ECLI:NL:CRVB:2018:608
Centrale Raad van Beroep
- Hoger beroep
- Rechtspraak.nl
Herziening studiefinanciering en onrechtmatig verkregen bewijs in bestuursrechtelijke procedure
In deze zaak gaat het om een hoger beroep van appellante tegen een besluit van de Minister van Onderwijs, Cultuur en Wetenschap met betrekking tot studiefinanciering. Appellante ontving van januari 2012 tot en met augustus 2012 en van september 2013 tot en met december 2013 studiefinanciering, berekend naar de norm voor uitwonende studenten. Op 20 november 2013 voerde de minister een onderzoek uit naar de woonsituatie van appellante, wat leidde tot een bestuurlijke boete van € 1.054,66. Appellante maakte bezwaar tegen deze boete, maar de minister verklaarde het bezwaar ongegrond. De rechtbank Den Haag oordeelde in een eerdere uitspraak dat de boete verlaagd moest worden naar € 292,50, wat appellante niet accepteerde en in hoger beroep ging.

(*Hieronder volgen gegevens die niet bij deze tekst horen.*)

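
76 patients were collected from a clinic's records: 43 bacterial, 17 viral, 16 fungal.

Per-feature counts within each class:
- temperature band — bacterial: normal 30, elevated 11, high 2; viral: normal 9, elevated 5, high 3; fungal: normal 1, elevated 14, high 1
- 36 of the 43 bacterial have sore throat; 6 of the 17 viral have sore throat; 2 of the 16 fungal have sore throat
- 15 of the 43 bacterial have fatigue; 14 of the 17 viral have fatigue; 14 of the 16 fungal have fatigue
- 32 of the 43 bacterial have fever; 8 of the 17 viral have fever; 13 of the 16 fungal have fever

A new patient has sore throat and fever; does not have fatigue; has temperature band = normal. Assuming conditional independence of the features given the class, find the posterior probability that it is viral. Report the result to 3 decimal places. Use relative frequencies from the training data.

bacterial: (43/76) × (30/43) × (36/43) × (28/43) × (32/43) ≈ 0.160145
viral: (17/76) × (9/17) × (6/17) × (3/17) × (8/17) ≈ 0.00347092
fungal: (16/76) × (1/16) × (2/16) × (2/16) × (13/16) ≈ 0.000167044
P(viral | x) = 0.00347092 / 0.163782964 ≈ 0.021

0.021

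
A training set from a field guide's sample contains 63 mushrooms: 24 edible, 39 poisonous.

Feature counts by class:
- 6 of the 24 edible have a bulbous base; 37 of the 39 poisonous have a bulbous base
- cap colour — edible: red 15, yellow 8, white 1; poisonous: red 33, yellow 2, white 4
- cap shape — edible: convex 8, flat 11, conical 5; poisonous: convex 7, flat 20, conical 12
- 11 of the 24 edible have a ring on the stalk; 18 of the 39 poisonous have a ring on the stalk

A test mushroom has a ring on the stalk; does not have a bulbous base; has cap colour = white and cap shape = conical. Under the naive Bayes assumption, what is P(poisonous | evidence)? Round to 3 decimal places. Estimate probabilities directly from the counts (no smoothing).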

De Centrale Raad van Beroep oordeelde dat de bevindingen van het onderzoek op 20 november 2013 als onrechtmatig verkregen bewijs moeten worden beschouwd, omdat deze zijn verkregen door onbevoegde controleurs. Hierdoor kon het bestreden besluit van de minister niet worden gehandhaafd, aangezien het uitsluitend was gebaseerd op deze onrechtmatig verkregen informatie en de verklaringen van appellante. De Raad concludeerde dat er geen voldoende feitelijke grondslag was voor de boete, en vernietigde het besluit van de minister. Tevens werd de minister veroordeeld in de proceskosten van appellante, die in totaal € 2.505,- bedroegen. De uitspraak werd openbaar gedaan op 2 maart 2018.